In Chicago ankommen

Von Daniel • 1. Juni 20170 Kommentare

Ich habe keine Ahnung, wie wir am Flughafen im Taxi gelandet sind – die frischen Erinnerungen sind schon verblasst. Ich bin hundemüde, einerseits, und hellwach, andererseits. Ein komischer Zustand ist das. Neben mir sitzt meine Freundin, wir schweigen gemeinsam mit dem Fahrer, der uns durch die helle Nacht fährt. Die Straßenlaternen färben die Stadt gelb, den Beton, den Asphalt, die Mülleimer. Nur das Glas der Hochhäuser bleibt tiefschwarz.

Kein Mensch weit und breit, Chicago schläft schon. Träumt davon, so glamourös wie New York City zu sein. Vorne dudelt leise das Radio.

Wir überqueren Brücken und nähern uns dem Stadtzentrum. Da sind dann doch Menschen, ein paar Touristen mit Plastiktüten. Tennissocken. Schirmmützen. Bäuche auf gewölbten Beinen.
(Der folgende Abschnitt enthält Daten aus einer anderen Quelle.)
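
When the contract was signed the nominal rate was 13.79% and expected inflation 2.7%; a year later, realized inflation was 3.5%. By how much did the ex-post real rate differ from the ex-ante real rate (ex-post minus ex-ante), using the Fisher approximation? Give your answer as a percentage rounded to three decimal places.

-0.800%

Ex-ante: 13.79% − 2.7% = 11.090%
Ex-post: 13.79% − 3.5% = 10.290%
Difference (ex-post − ex-ante) = -0.8000% → -0.800%.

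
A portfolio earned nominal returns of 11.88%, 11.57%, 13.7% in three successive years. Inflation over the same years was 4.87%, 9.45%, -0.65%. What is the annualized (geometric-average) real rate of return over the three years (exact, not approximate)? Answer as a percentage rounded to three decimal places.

Nominal growth factor = 1.1188 × 1.1157 × 1.1370 = 1.41925475
Price-level growth factor = 1.0487 × 1.0945 × 0.9935 = 1.14034144
Real growth factor = 1.41925475 / 1.14034144 = 1.24458754
Annualized real rate = 1.24458754^(1/3) − 1 = 7.5660% → 7.566%.

7.566%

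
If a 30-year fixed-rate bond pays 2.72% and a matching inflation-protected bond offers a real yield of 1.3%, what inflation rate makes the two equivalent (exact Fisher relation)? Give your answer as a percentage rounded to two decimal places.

(1 + π) = (1 + i)/(1 + r) = 1.02720 / 1.01300 = 1.014018
Break-even inflation = 1.014018 − 1 → 1.40%.

1.40%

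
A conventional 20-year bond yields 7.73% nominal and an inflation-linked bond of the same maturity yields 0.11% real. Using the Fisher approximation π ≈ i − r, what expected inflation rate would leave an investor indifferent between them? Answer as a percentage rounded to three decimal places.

7.620%

π ≈ i − r = 7.73% − 0.11% → 7.620%.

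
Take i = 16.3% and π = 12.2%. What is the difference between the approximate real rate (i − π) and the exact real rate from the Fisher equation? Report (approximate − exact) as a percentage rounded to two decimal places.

0.45%

Approximate: r ≈ 16.300% − 12.200% = 4.1000%
Exact: (1 + 0.1630)/(1 + 0.1220) − 1 = 3.6542%
Error = 4.1000% − 3.6542% = 0.4458% → 0.45%.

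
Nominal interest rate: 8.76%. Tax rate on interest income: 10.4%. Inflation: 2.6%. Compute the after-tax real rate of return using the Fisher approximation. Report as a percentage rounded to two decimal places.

After-tax nominal return = 8.76% × (1 − 0.104) = 7.84896%.
r ≈ 7.84896% − 2.6% → 5.25%.

5.25%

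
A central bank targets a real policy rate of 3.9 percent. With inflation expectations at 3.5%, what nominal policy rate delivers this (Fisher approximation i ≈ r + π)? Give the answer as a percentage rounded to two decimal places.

7.40%

i ≈ r + π = 3.9% + 3.5% = 7.40%.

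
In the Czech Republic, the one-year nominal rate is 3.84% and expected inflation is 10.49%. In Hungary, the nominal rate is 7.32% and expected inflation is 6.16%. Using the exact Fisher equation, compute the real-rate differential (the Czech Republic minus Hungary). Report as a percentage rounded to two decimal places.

The Czech Republic: (1 + 0.0384)/(1 + 0.1049) − 1 = -6.0186%
Hungary: (1 + 0.0732)/(1 + 0.0616) − 1 = 1.0927%
Differential = -6.0186% − 1.0927% = -7.1113% → -7.11%.

-7.11%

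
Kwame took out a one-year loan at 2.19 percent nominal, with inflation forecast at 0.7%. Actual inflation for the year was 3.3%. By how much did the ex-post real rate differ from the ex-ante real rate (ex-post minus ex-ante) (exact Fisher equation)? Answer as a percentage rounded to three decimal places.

Ex-ante: (1 + 0.0219)/(1 + 0.0070) − 1 = 1.4796%
Ex-post: (1 + 0.0219)/(1 + 0.0330) − 1 = -1.0745%
Difference (ex-post − ex-ante) = -2.5542% → -2.554%.

-2.554%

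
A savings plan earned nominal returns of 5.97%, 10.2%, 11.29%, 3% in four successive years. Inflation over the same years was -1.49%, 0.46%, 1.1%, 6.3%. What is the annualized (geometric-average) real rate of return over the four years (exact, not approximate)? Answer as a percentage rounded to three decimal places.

Nominal growth factor = 1.0597 × 1.1020 × 1.1129 × 1.0300 = 1.33862181
Price-level growth factor = 0.9851 × 1.0046 × 1.0110 × 1.0630 = 1.06355000
Real growth factor = 1.33862181 / 1.06355000 = 1.25863552
Annualized real rate = 1.25863552^(1/4) − 1 = 5.9193% → 5.919%.

5.919%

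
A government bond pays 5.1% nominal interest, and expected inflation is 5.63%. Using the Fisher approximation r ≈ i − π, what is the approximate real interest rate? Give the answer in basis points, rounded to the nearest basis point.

-53 basis points

r ≈ i − π = 5.1% − 5.63% = -53 basis points.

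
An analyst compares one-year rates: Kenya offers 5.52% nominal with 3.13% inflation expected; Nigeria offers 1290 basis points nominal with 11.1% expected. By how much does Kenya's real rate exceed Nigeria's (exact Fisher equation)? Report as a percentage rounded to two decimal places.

0.70%

Kenya: (1 + 0.0552)/(1 + 0.0313) − 1 = 2.3175%
Nigeria: (1 + 0.1290)/(1 + 0.1110) − 1 = 1.6202%
Differential = 2.3175% − 1.6202% = 0.6973% → 0.70%.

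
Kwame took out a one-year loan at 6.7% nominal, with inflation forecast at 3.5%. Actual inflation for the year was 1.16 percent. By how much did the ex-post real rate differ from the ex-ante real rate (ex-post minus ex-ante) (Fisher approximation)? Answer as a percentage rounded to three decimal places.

Ex-ante: 6.7% − 3.5% = 3.200%
Ex-post: 6.7% − 1.16% = 5.540%
Difference (ex-post − ex-ante) = 2.3400% → 2.340%.

2.340%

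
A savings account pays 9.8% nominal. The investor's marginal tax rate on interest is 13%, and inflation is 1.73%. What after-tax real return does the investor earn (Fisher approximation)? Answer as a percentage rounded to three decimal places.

6.796%

After-tax nominal return = 9.8% × (1 − 0.13) = 8.5260%.
r ≈ 8.5260% − 1.73% → 6.796%.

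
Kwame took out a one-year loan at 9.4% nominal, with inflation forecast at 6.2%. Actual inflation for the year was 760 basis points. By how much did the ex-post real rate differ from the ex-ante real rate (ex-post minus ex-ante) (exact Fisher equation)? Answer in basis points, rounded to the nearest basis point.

Ex-ante: (1 + 0.0940)/(1 + 0.0620) − 1 = 3.0132%
Ex-post: (1 + 0.0940)/(1 + 0.0760) − 1 = 1.6729%
Difference (ex-post − ex-ante) = -1.3403% → -134 basis points.

-134 basis points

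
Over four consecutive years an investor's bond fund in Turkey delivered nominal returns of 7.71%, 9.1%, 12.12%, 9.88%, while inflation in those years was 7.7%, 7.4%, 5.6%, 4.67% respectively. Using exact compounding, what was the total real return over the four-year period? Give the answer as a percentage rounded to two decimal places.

Nominal growth factor = 1.0771 × 1.0910 × 1.1212 × 1.0988 = 1.447713
Price-level growth factor = 1.0770 × 1.0740 × 1.0560 × 1.0467 = 1.278516
Real growth factor = 1.447713 / 1.278516 = 1.132339
Total real return = 1.132339 − 1 → 13.23%.

13.23%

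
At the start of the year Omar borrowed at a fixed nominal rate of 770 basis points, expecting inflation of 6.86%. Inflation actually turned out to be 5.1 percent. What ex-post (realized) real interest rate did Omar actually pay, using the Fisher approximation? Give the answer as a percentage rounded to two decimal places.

Ex-post: 7.7% − 5.1% = 2.600%
So the realized real rate is 2.60%.

2.60%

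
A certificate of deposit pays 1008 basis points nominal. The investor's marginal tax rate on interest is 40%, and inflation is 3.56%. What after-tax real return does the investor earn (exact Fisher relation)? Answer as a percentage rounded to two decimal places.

After-tax nominal return = 10.08% × (1 − 0.4) = 6.0480%.
1 + r = 1.06048 / 1.03560 = 1.024025
After-tax real rate = 1.024025 − 1 → 2.40%.

2.40%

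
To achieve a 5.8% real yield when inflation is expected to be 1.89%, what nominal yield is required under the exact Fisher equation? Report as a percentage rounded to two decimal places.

7.80%

(1 + i) = (1 + r)(1 + π) = 1.05800 × 1.01890 = 1.0779962
i = 1.0779962 − 1, so the required nominal rate is 7.80%.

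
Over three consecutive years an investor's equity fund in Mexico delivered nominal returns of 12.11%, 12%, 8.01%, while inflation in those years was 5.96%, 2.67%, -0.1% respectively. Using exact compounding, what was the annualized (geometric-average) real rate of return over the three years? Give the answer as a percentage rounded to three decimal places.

7.661%

Nominal growth factor = 1.1211 × 1.1200 × 1.0801 = 1.35620812
Price-level growth factor = 1.0596 × 1.0267 × 0.9990 = 1.08680343
Real growth factor = 1.35620812 / 1.08680343 = 1.24788723
Annualized real rate = 1.24788723^(1/3) − 1 = 7.6610% → 7.661%.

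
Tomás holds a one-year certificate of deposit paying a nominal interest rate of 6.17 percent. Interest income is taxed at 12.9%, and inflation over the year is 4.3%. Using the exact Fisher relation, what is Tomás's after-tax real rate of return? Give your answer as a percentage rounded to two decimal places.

1.03%

After-tax nominal return = 6.17% × (1 − 0.129) = 5.37407%.
1 + r = 1.0537407 / 1.04300 = 1.010298
After-tax real rate = 1.010298 − 1 → 1.03%.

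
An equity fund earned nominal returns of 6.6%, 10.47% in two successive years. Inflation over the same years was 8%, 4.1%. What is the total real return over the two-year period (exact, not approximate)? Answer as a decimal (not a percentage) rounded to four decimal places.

0.0474

Nominal growth factor = 1.0660 × 1.1047 = 1.177610
Price-level growth factor = 1.0800 × 1.0410 = 1.124280
Real growth factor = 1.177610 / 1.124280 = 1.047435
Total real return = 1.047435 − 1 → 0.0474.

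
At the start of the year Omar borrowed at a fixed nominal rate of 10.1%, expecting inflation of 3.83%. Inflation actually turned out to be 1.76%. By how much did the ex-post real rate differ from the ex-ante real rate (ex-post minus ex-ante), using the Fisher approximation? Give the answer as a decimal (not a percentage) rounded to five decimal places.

0.02070

Ex-ante: 10.1% − 3.83% = 6.270%
Ex-post: 10.1% − 1.76% = 8.340%
Difference (ex-post − ex-ante) = 2.0700% → 0.02070.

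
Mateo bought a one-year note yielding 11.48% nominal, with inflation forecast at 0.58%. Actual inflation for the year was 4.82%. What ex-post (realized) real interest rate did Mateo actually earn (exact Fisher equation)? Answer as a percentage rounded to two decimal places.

6.35%

Ex-post: (1 + 0.1148)/(1 + 0.0482) − 1 = 6.3537%
So the realized real rate is 6.35%.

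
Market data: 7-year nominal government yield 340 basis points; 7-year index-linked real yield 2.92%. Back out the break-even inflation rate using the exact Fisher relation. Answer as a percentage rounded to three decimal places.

(1 + π) = (1 + i)/(1 + r) = 1.03400 / 1.02920 = 1.004664
Break-even inflation = 1.004664 − 1 → 0.466%.

0.466%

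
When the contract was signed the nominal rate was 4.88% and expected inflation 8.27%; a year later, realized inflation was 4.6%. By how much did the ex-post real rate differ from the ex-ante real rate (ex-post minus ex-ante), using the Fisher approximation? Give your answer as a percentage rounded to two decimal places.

Ex-ante: 4.88% − 8.27% = -3.390%
Ex-post: 4.88% − 4.6% = 0.280%
Difference (ex-post − ex-ante) = 3.6700% → 3.67%.

3.67%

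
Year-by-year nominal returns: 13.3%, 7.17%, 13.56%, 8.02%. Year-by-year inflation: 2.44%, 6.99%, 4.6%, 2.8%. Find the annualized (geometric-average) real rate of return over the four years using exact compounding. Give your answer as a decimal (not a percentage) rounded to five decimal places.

0.06029

Nominal growth factor = 1.1330 × 1.0717 × 1.1356 × 1.0802 = 1.48947321
Price-level growth factor = 1.0244 × 1.0699 × 1.0460 × 1.0280 = 1.17852163
Real growth factor = 1.48947321 / 1.17852163 = 1.26384886
Annualized real rate = 1.26384886^(1/4) − 1 = 6.0288% → 0.06029.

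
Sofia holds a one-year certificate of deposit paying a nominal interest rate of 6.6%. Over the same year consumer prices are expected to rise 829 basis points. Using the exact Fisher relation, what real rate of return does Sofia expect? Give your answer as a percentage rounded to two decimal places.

By the Fisher relation, 1 + r = (1 + i)/(1 + π).
1 + r = 1.06600 / 1.08290 = 0.984394
r = 0.984394 − 1 = -1.5606%, i.e. -1.56%.

-1.56%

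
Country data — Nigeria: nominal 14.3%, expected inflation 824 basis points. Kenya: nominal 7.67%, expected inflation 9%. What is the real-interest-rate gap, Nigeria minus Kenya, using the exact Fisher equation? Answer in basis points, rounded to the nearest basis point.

682 basis points

Nigeria: (1 + 0.1430)/(1 + 0.0824) − 1 = 5.5987%
Kenya: (1 + 0.0767)/(1 + 0.0900) − 1 = -1.2202%
Differential = 5.5987% − (-1.2202%) = 6.8189% → 682 basis points.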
Nach einigen roten Ampeln erreichen wir das Warwick, mitten im Loop. Der Taxifahrer steigt aus. Er ist schmächtig, klein und übellaunig. Flaumiger Schnurrbart, graues Hemd, gelbe Augen. Beim Bezahlen redet er doch noch mit uns, er sagt: «OK.»
Wir bezahlen, zerren unsere Koffer aus dem Kofferraum. Der Taxifahrer steigt wieder in sein Taxi, fährt davon, verblasst. Wir tragen unsere Koffer in eines der Hochhäuser. Die Rezeption ist weit oben in den Wolken, der Fahrstuhl braucht ewig. Wir kriegen das WLAN-Passwort und Zimmer #1310 im 13. Stock. Die Aussicht: geht so.

Mit der Müdigkeit kommen auch die Alpträume, die in der Dunkelheit enden.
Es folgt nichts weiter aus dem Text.